The ductwork system 400 has a flow path with a repeating S-shaped configuration according to the second aspect of the present invention. The sides of the ductwork are formed using faceted or curved wall sections 410, which approximate semi-circular curved portions extending around the open end of the baffles 420. Each wall section 410 can include a lower portion 412 that abuts an upper portion 414 of an adjacent wall section, such that the abutting wall sections can be joined at joint 416.
The ductwork system 400 includes front and rear panels 430 that are joined to the wall sections 410 and to adjacent panels. The panels 430 have two front edges 432 that bend outward to form a flange. The edges 432 of each panel are joined to abutting edges of adjacent panels. The panels 430 also have a faceted or curved outer edge 434 that bend outward to form a flange, which is joined to abutting wall sections that correspond therewith.

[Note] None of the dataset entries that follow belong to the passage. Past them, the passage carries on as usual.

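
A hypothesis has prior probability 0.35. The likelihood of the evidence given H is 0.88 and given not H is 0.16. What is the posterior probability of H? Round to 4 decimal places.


Using Bayes' theorem:
P(E) = 0.35 * 0.88 + 0.65 * 0.16
P(E) = 0.412
P(H|E) = (0.35 * 0.88) / 0.412 = 0.7476

0.7476


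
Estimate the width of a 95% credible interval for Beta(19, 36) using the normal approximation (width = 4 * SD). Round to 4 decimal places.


For Beta(a,b): Var = ab/((a+b)^2(a+b+1))
Var = 0.004, SD = 0.0635
Approximate 95% CI width = 4 * 0.0635 = 0.2542

0.2542


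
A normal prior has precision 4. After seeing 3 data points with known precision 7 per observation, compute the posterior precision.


In the conjugate normal model, precisions add:
tau_posterior = tau_prior + n * tau_data
= 4 + 3*7 = 25

25


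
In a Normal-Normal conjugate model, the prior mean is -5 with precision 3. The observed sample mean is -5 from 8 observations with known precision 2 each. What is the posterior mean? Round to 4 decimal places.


Posterior precision = tau0 + n*tau = 3 + 8*2 = 19
Posterior mean = (tau0*mu0 + n*tau*xbar) / posterior_precision
= (3*-5 + 8*2*-5) / 19
= -95 / 19 = -5.0

-5.0


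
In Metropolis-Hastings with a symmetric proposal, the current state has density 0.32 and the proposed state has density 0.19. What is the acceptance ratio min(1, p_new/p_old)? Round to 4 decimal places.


Ratio = p_new / p_old = 0.19 / 0.32 = 0.5938
Acceptance = min(1, 0.5938) = 0.5938

0.5938


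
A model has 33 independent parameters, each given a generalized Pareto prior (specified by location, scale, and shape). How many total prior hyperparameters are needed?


Each generalized Pareto prior needs 3 hyperparameters (location, scale, and shape).
Total = 3 * 33 = 99

99


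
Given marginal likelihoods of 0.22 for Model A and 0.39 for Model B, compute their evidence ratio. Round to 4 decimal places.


Ratio = ML(A) / ML(B) = 0.22/0.39
= 0.5641

0.5641


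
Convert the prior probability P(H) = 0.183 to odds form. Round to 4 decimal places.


P(not H) = 1 - 0.183 = 0.817
Odds = 0.183 / 0.817 = 0.224

0.224


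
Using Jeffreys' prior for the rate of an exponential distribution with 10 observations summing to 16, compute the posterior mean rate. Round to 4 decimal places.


Jeffreys' prior leads to posterior Gamma(10, 16).
Mean = 10/16 = 0.625

0.625


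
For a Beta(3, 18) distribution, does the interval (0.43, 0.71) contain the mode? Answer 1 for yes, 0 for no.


Mode of Beta(a,b) = (a-1)/(a+b-2)
= (3-1)/(3+18-2) = 0.1053
Check: 0.43 <= 0.1053 <= 0.71?
Result: 0

0


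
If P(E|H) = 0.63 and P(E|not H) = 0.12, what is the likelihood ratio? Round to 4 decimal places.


Likelihood ratio = P(E|H) / P(E|not H)
= 0.63 / 0.12
= 5.25

5.25


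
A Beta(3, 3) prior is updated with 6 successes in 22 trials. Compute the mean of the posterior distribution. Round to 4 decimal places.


After update: Beta(9, 19)
Mean = 9 / (9 + 19) = 9 / 28
= 0.3214

0.3214


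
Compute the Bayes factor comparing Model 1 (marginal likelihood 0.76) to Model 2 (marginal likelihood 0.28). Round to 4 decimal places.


BF12 = marginal likelihood of M1 / marginal likelihood of M2
= 0.76/0.28
= 2.7143

2.7143


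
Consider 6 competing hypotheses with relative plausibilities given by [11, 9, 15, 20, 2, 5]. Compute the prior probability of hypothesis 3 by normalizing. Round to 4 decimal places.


Sum of weights = 11 + 9 + 15 + 20 + 2 + 5 = 62
Normalized prior for H3 = 15 / 62
= 0.2419

0.2419


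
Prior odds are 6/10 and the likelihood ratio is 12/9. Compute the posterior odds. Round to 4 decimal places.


Posterior odds = prior odds * likelihood ratio
= (6/10) * (12/9)
= 72 / 90
= 0.8

0.8


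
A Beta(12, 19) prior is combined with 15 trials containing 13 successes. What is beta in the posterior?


In conjugate updating:
beta_posterior = beta_prior + (n - k)
= 19 + (15 - 13)
= 19 + 2 = 21

21


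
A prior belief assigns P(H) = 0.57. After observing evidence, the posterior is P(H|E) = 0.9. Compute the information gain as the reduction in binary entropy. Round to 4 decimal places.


H(prior) = -0.57*log2(0.57) - 0.43*log2(0.43)
= 0.9858
H(post) = -0.9*log2(0.9) - 0.1*log2(0.1)
= 0.469
IG = 0.9858 - 0.469 = 0.5168

0.5168


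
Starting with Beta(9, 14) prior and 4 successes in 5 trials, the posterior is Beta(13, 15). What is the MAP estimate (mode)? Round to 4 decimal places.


The mode of Beta(a, b) when a > 1 and b > 1 is (a-1)/(a+b-2)
= (13 - 1) / (13 + 15 - 2)
= 12 / 26
= 0.4615

0.4615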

The ductwork system of the present invention improves internal pressure resistance and cycle life. The ductwork system 400 includes polygonal side, front, and rear panels, which provide a close approximation to an arcuate wall to assist with pressure loading, by approximating the stress state of a thin-walled cylinder. The side panels and baffle for each pass are made up of either two or three individual pieces that are cut and bent from sheet metal. Each baffle can be welded to the side panels for a pass above and a pass below in order to facilitate weld access to the final assembly. The arcuate front and rear end panel sections can be rosette welded to the baffles along their centerline and then joined to each other by welding along the edges of the perimeter flanges.
The reactor system will experience thermal expansion due to the use of different material and large temperature differences between the burner's inlets at the first pass to the last pass of the reactor as the gas travels to a super-heater at the outlet thereof and large temperature differences between the mean metal temperatures of the ductwork and the heat exchanger tubing. The panels of each pass can be formed of different materials along the length of the ductwork system depending upon the strength requirements are each pass and the thermal and/or corrosion conditions at each pass.
As compared to the rectangular ducting configuration depicted in
It should be noted that the exemplary embodiments depicted and described herein set forth the preferred embodiments of the present invention, and are not meant to limit the scope of the claims hereto in any way. Numerous modifications and variations of the present invention are possible in light of the above teachings. It is therefore to be understood that, within the scope of the appended claims, the invention may be practiced otherwise than as specifically described herein.